Un processus d'auto-habilitation applicable au web ?
Dans l'article "Cognitions, auto-habilitation et pouvoirs des citoyens", le professeur de science politique Daniel Gaxie analyse les conditions d'existence d'une compétence politique individuelle. Les sentiments d'incompréhension et d'incompétence, étroitement liés à la position dans l'espace social, enclenchent ce qu'il désigne comme l'auto-déshabilitation, un processus conduisant à l'absence d'intervention et de jugement dans le domaine politique.

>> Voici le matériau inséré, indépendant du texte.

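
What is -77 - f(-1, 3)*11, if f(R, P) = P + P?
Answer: -143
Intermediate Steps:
f(R, P) = 2*P
-77 - f(-1, 3)*11 = -77 - 2*3*11 = -77 - 6*11 = -77 - 1*66 = -77 - 66 = -143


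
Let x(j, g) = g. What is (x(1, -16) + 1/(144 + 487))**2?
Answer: 101909025/398161 ≈ 255.95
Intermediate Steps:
(x(1, -16) + 1/(144 + 487))**2 = (-16 + 1/(144 + 487))**2 = (-16 + 1/631)**2 = (-10095/631)**2 = 101909025/398161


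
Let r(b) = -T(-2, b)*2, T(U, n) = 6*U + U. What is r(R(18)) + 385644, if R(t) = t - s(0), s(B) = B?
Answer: 385672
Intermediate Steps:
T(U, n) = 7*U
R(t) = t (R(t) = t - 1*0 = t + 0 = t)
r(b) = 28 (r(b) = -7*(-2)*2 = -1*(-14)*2 = 14*2 = 28)
r(R(18)) + 385644 = 28 + 385644 = 385672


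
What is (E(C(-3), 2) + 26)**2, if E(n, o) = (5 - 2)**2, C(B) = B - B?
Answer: 1225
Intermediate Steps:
C(B) = 0
E(n, o) = 9 (E(n, o) = 3**2 = 9)
(E(C(-3), 2) + 26)**2 = (9 + 26)**2 = 35**2 = 1225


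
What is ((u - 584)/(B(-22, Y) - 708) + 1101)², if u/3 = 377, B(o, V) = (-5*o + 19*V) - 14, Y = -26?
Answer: 1481476031281/1223236 ≈ 1.2111e+6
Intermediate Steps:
B(o, V) = -14 - 5*o + 19*V
u = 1131 (u = 3*377 = 1131)
((u - 584)/(B(-22, Y) - 708) + 1101)² = ((1131 - 584)/((-14 - 5*(-22) + 19*(-26)) - 708) + 1101)² = (547/((-14 + 110 - 494) - 708) + 1101)² = (547/(-398 - 708) + 1101)² = (547/(-1106) + 1101)² = (547*(-1/1106) + 1101)² = (-547/1106 + 1101)² = (1217159/1106)² = 1481476031281/1223236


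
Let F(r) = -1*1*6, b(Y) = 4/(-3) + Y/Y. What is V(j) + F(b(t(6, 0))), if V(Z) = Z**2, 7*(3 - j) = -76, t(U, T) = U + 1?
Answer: 9115/49 ≈ 186.02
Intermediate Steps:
t(U, T) = 1 + U
b(Y) = -1/3 (b(Y) = 4*(-1/3) + 1 = -4/3 + 1 = -1/3)
j = 97/7 (j = 3 - 1/7*(-76) = 3 + 76/7 = 97/7 ≈ 13.857)
F(r) = -6 (F(r) = -1*6 = -6)
V(j) + F(b(t(6, 0))) = (97/7)**2 - 6 = 9409/49 - 6 = 9115/49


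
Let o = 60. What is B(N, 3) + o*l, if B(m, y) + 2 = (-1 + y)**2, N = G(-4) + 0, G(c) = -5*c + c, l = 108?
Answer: 6482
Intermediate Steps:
G(c) = -4*c
N = 16 (N = -4*(-4) + 0 = 16 + 0 = 16)
B(m, y) = -2 + (-1 + y)**2
B(N, 3) + o*l = (-2 + (-1 + 3)**2) + 60*108 = (-2 + 2**2) + 6480 = (-2 + 4) + 6480 = 2 + 6480 = 6482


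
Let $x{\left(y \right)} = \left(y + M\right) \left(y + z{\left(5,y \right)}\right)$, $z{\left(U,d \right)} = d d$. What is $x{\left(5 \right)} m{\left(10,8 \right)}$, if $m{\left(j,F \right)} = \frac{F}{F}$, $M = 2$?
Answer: $210$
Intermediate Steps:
$z{\left(U,d \right)} = d^{2}$
$m{\left(j,F \right)} = 1$
$x{\left(y \right)} = \left(2 + y\right) \left(y + y^{2}\right)$ ($x{\left(y \right)} = \left(y + 2\right) \left(y + y^{2}\right) = \left(2 + y\right) \left(y + y^{2}\right)$)
$x{\left(5 \right)} m{\left(10,8 \right)} = 5 \left(2 + 5^{2} + 3 \cdot 5\right) 1 = 5 \left(2 + 25 + 15\right) 1 = 5 \cdot 42 \cdot 1 = 210 \cdot 1 = 210$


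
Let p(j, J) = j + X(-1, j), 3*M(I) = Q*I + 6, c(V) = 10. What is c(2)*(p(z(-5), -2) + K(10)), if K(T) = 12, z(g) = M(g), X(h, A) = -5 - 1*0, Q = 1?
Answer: 220/3 ≈ 73.333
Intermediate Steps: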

Les conditions d'existence de ce processus s'assimilent étrangement aux difficultés rencontrées, et souvent occultées, pour la démocratisation du web. La notion d'auto-habilitation ou d'auto-déshabilitation s'imposerait-elle aussi comme critère d'accès au web ?
« Avec ces notions d'auto-habilitation et d'auto-déshabilitation, je cherche à désigner les processus mentaux et sociaux par lesquels des personnes s'autorisent ou pas à intervenir plus ou moins activement sur des sujets politiques pour observer les actions des gouvernants, se tenir informés des principaux enjeux publiquement débattus et exprimer leurs avis, par exemple à travers des conversations avec leurs proches. L'observation montre que certains hommes ou femmes se mettent en puissance de jugement et s'attribuent des pouvoirs de contrôle, alors que d'autres s'en estiment incapables et préfèrent se tenir à l'écart. » (750)
« Le constat de l'existence de dispositions à l'auto-habilitation ou à l'auto-déshabilitation rappelle que les rapports au politique ne sont pas seulement, ni même principalement, des rapports de "connaissance" ou de "savoirs", et qu'ils ne sont pas davantage réductibles à des procès de traitement de l'information. Les rapports au politique sont gouvernés par des processus de division du travail et d'accréditation par lesquels chacun s'assigne la position (ou, en quelques cas, s'émancipe de la position) qui lui est assignée (notamment par son âge, son sexe, son statut familial et professionnel, son niveau culturel, son rang social, ses réussites et ses échecs, ses appartenances sociales, religieuses, syndicales, associatives, et ses investissements militants). » (750)
« On ne peut séparer la question des cognitions de celle des pouvoirs que certains citoyens s'attribuent et exercent quand d'autres ne songent même pas à se les approprier. » (755)
Pour commander la revue ou accéder à l'article payant : La compétence politique, Revue française de science politique, Vol. 57 –2007/6, pages 737 à 757.
Un peu plus...
Du contenu des journaux télévisés...
Extrait de l'entretien de C, ouvrier de 22 ans qui déclare que les journaux télévisés des chaînes généralistes lui paraissent difficiles à suivre.
« La un et la deux, politique-politique hein [sur un ton sérieux]... pour moi c'est du rabâchement de baratin... ils vont passer un quart d'heure ou même une demi-heure à parler d'un truc... enfin... qui tiendrait en une phrase quoi, donc j'm'endors un peu d'vant quand même quoi [il rit] ». Il choisit donc plutôt « la six [la sixième chaîne], c'est bien, ça dure que deux minutes. » (749)
Pas de commentaire.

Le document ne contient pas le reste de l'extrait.